Public health surveillance provides information to identify public health problems and respond appropriately when they occur. This information is crucial to prevent and control a variety of health conditions such as infectious diseases, chronic diseases, injuries, or health-related behaviors. Quality surveillance is needed to understand the true health status of the population and to guide the use of limited public health resources. Under inadequate surveillance systems, leaders are grossly misinformed and may lose opportunities for the application of early prevention and control measures. In these situations, it is possible the resurgence of previously eradicated diseases or the uncontrolled global spread of diseases as in the case of HIV/AIDS. Surveillance involves four main integrated activities: the collection of health data, the analyses and interpretation of these data, and the timely dissemination of the results to those responsible to respond to a population's health needs. Surveillance systems capture spatial, temporal and person characteristics on health outcomes. Incidence and mortality rates quantify the size of the health problem in a given population and provide the basis for initiating disease control measures and evaluating their effectiveness. Temporal trends and demographic and ethnic group comparisons can provide important clues as to disease etiology.

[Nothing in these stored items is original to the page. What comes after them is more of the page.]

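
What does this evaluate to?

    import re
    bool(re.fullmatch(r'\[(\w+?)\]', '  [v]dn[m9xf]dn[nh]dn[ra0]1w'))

False

`re.fullmatch` requires the pattern to consume the entire string.
Here there's no way to consume every character, so the call returns None, and `bool(None)` is False.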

The increased availability of geographically georeferenced health and population data, and the development of geographic information systems (GIS) and software for geocoding addresses, have facilitated the ascent of the investigations of spatial and spatio-temporal variations of disease. There is a wide range of spatial and spatio-temporal methods that can be applied as a surveillance tool including disease mapping, clustering, and geographic correlation studies. Many of these methods may be used for detecting unusual geographic or temporal variation in disease risk, highlighting areas at apparently high risk, early detection of epidemics, detecting significant disease clusters in space and time, assessing the risk in relation to a putative source, and identifying factors associated with the spatial distribution of disease. Unfortunately, naive use of the statistical methods can be highly misleading. Therefore, a thorough understanding of potential problems such as changes in case definitions and completeness issues are critical to the analysis of the data and interpretation of the findings.
Over the past few decades, surveillance has undergone considerable development. Certain activities have contributed to the advance of public health surveillance. These include technological innovations such as real-time on-line monitoring and advances in GIS, the development of new statistical methods and computational tools to apply them, and more effective use of electronic media and other tools of communications that facilitate dissemination of surveillance information for public health practice. Also, public health surveillance has changed in response to new public health concerns, such as bioterrorist events and relatively new diseases and epidemics, such as severe acute respiratory syndrome (SARS). As public health needs change and new tools and increased computational capacity of computers become available, statistical methods for disease surveillance must continue to evolve to improve the quality of the analyses, and the interpretation and display of the results in the most useful form and appropriate time-frame to meet the interests of policymakers and stakeholders. The aim of this thesis is to propose new techniques for helping public health surveillance practice. In particular, we focus in spatial and spatio-temporal methods that can help deal with missing data (Chapter 4), model the correlated heterogeneity in disease mapping (Chapter 5), detect spatial and spatio-temporal clusters (Chapter 6), and elucidate spatial variations in temporal trends (Chapter 7).